Den vollkommenen Gegensatz zum Domstift bildet das Kloster St. Alban. Sein Wesen ist Entrücktsein, Abgewendetsein. Es ist entstanden als wahres Anachoretenkloster in Einöde und Wald. Wenn es vielleicht auch eine durch das Andenken alten Martyriums schon geheiligte Stätte wählte und auch Basel selbst nicht ferne lag, so war doch in dieser grauenvollen Zeit des elften Jahrhunderts ein Wohnungsuchen an dieser Stelle gleich einem Wohnungsuchen in der Wildnis. In Einsamkeit sich zu bergen mochte damals Mancher getrieben sein, der Schlimmes erlebt oder getan hatte; vielleicht haben wir an Derartiges zu denken bei jenem Vorfahr des Grafen Adelbert, dem im Jahre 1096 schon gestorbenen Wolfrad, dem frühesten uns genannten Mönche von St. Alban.

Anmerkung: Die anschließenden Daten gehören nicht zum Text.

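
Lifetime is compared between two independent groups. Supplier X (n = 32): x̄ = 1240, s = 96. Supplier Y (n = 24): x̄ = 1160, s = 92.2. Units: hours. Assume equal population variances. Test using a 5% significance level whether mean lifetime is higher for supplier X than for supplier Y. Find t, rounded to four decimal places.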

Die Anfangszeiten glichen hier völlig denen des Klosters im Eremus. Die Mönche rodeten den Wald, der ihrem Hause zunächst stand; sie bauten das Feld; sie zogen das Wasser der Birs durch einen Kanal in ihre Nähe, legten hier Mühlen an. Um dieses früheste Centrum von Arbeit und geordnetem Leben sammelten sich Anwohner, und bei der klösterlichen Niederlassung entstand ein Dorf und später eine Vorstadt.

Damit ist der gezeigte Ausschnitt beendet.